Any help greatly appreciated.
Find the volume of the solid under the surface z=(8+x)(8+y) and above the region in the xy-plane given by (x^2)+(y^2) less than or equal to 36.
Hint: Use polar coordinates.
Thanks in advance.
Mike
Any help greatly appreciated.
Find the volume of the solid under the surface z=(8+x)(8+y) and above the region in the xy-plane given by (x^2)+(y^2) less than or equal to 36.

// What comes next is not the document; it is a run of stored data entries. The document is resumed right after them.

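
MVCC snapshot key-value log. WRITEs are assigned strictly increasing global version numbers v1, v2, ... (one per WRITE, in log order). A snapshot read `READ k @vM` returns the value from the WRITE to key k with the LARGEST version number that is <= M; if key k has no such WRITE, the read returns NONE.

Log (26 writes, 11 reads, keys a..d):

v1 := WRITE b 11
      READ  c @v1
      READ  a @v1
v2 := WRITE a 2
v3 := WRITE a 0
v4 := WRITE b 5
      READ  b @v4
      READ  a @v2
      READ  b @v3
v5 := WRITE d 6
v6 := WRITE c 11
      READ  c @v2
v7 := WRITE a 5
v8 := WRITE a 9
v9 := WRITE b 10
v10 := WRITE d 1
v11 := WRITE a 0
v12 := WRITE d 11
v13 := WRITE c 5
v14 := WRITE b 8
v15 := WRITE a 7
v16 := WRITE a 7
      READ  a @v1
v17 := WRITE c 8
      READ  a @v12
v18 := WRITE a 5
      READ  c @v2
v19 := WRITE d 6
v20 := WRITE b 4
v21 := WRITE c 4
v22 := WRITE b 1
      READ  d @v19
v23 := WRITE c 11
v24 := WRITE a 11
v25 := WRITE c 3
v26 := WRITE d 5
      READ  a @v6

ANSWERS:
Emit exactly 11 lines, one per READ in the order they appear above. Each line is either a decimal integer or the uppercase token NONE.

v1: WRITE b=11  (b history now [(1, 11)])
READ c @v1: history=[] -> no version <= 1 -> NONE
READ a @v1: history=[] -> no version <= 1 -> NONE
v2: WRITE a=2  (a history now [(2, 2)])
v3: WRITE a=0  (a history now [(2, 2), (3, 0)])
v4: WRITE b=5  (b history now [(1, 11), (4, 5)])
READ b @v4: history=[(1, 11), (4, 5)] -> pick v4 -> 5
READ a @v2: history=[(2, 2), (3, 0)] -> pick v2 -> 2
READ b @v3: history=[(1, 11), (4, 5)] -> pick v1 -> 11
v5: WRITE d=6  (d history now [(5, 6)])
v6: WRITE c=11  (c history now [(6, 11)])
READ c @v2: history=[(6, 11)] -> no version <= 2 -> NONE
v7: WRITE a=5  (a history now [(2, 2), (3, 0), (7, 5)])
v8: WRITE a=9  (a history now [(2, 2), (3, 0), (7, 5), (8, 9)])
v9: WRITE b=10  (b history now [(1, 11), (4, 5), (9, 10)])
v10: WRITE d=1  (d history now [(5, 6), (10, 1)])
v11: WRITE a=0  (a history now [(2, 2), (3, 0), (7, 5), (8, 9), (11, 0)])
v12: WRITE d=11  (d history now [(5, 6), (10, 1), (12, 11)])
v13: WRITE c=5  (c history now [(6, 11), (13, 5)])
v14: WRITE b=8  (b history now [(1, 11), (4, 5), (9, 10), (14, 8)])
v15: WRITE a=7  (a history now [(2, 2), (3, 0), (7, 5), (8, 9), (11, 0), (15, 7)])
v16: WRITE a=7  (a history now [(2, 2), (3, 0), (7, 5), (8, 9), (11, 0), (15, 7), (16, 7)])
READ a @v1: history=[(2, 2), (3, 0), (7, 5), (8, 9), (11, 0), (15, 7), (16, 7)] -> no version <= 1 -> NONE
v17: WRITE c=8  (c history now [(6, 11), (13, 5), (17, 8)])
READ a @v12: history=[(2, 2), (3, 0), (7, 5), (8, 9), (11, 0), (15, 7), (16, 7)] -> pick v11 -> 0
v18: WRITE a=5  (a history now [(2, 2), (3, 0), (7, 5), (8, 9), (11, 0), (15, 7), (16, 7), (18, 5)])
READ c @v2: history=[(6, 11), (13, 5), (17, 8)] -> no version <= 2 -> NONE
v19: WRITE d=6  (d history now [(5, 6), (10, 1), (12, 11), (19, 6)])
v20: WRITE b=4  (b history now [(1, 11), (4, 5), (9, 10), (14, 8), (20, 4)])
v21: WRITE c=4  (c history now [(6, 11), (13, 5), (17, 8), (21, 4)])
v22: WRITE b=1  (b history now [(1, 11), (4, 5), (9, 10), (14, 8), (20, 4), (22, 1)])
READ d @v19: history=[(5, 6), (10, 1), (12, 11), (19, 6)] -> pick v19 -> 6
v23: WRITE c=11  (c history now [(6, 11), (13, 5), (17, 8), (21, 4), (23, 11)])
v24: WRITE a=11  (a history now [(2, 2), (3, 0), (7, 5), (8, 9), (11, 0), (15, 7), (16, 7), (18, 5), (24, 11)])
v25: WRITE c=3  (c history now [(6, 11), (13, 5), (17, 8), (21, 4), (23, 11), (25, 3)])
v26: WRITE d=5  (d history now [(5, 6), (10, 1), (12, 11), (19, 6), (26, 5)])
READ a @v6: history=[(2, 2), (3, 0), (7, 5), (8, 9), (11, 0), (15, 7), (16, 7), (18, 5), (24, 11)] -> pick v3 -> 0

Answer: NONE
NONE
5
2
11
NONE
NONE
0
NONE
6
0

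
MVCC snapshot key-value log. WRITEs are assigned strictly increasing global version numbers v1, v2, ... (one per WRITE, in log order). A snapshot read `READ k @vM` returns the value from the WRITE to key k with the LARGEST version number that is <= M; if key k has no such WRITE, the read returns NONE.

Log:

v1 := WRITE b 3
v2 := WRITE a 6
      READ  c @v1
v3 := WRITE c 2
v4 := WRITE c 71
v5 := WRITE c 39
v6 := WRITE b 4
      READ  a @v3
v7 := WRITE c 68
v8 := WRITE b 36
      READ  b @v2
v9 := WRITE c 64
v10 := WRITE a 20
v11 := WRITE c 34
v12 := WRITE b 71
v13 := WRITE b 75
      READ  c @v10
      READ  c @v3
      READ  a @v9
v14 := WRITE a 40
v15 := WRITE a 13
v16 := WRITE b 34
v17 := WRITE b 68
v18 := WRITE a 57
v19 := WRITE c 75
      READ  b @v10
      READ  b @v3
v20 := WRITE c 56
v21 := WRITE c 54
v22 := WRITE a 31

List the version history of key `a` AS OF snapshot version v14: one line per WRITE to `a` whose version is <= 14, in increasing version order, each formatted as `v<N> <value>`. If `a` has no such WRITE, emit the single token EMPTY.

Scan writes for key=a with version <= 14:
  v1 WRITE b 3 -> skip
  v2 WRITE a 6 -> keep
  v3 WRITE c 2 -> skip
  v4 WRITE c 71 -> skip
  v5 WRITE c 39 -> skip
  v6 WRITE b 4 -> skip
  v7 WRITE c 68 -> skip
  v8 WRITE b 36 -> skip
  v9 WRITE c 64 -> skip
  v10 WRITE a 20 -> keep
  v11 WRITE c 34 -> skip
  v12 WRITE b 71 -> skip
  v13 WRITE b 75 -> skip
  v14 WRITE a 40 -> keep
  v15 WRITE a 13 -> drop (> snap)
  v16 WRITE b 34 -> skip
  v17 WRITE b 68 -> skip
  v18 WRITE a 57 -> drop (> snap)
  v19 WRITE c 75 -> skip
  v20 WRITE c 56 -> skip
  v21 WRITE c 54 -> skip
  v22 WRITE a 31 -> drop (> snap)
Collected: [(2, 6), (10, 20), (14, 40)]

Answer: v2 6
v10 20
v14 40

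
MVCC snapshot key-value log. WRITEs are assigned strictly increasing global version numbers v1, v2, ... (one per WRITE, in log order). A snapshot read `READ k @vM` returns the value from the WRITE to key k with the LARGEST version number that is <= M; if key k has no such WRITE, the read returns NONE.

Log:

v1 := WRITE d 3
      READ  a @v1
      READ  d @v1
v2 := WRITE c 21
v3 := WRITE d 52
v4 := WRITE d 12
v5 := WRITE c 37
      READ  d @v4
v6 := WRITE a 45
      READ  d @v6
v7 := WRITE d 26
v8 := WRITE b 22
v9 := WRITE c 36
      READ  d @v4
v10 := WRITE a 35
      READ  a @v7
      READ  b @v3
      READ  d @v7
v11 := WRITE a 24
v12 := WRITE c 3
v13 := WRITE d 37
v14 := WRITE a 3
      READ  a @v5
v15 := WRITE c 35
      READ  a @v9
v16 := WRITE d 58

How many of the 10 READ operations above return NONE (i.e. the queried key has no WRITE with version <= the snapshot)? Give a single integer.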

Hint: Use polar coordinates.
Thanks in advance.
Mike
In cylindrical polars we have:Originally Posted by JaysFan31
$\displaystyle
I=\int_{r=0}^6 \int_{\theta=0}^{2\pi} \int_{z=0}^{(8+r \cos(\theta))(8+r\sin(\theta)} 1\ dz\ d\theta\ r.dr $$\displaystyle =\int_{r=0}^6 \int_{\theta=0}^{2\pi} \int_{z=0}^{(8+r \cos(\theta))(8+r\sin(\theta)} r\ dz\ d\theta\ dr
$
Where we have used the fact that the volume element in cylindrical polars
is $\displaystyle r\ d\theta\ dr \ dz$, and changed the order of integration to suit the problem.
RonL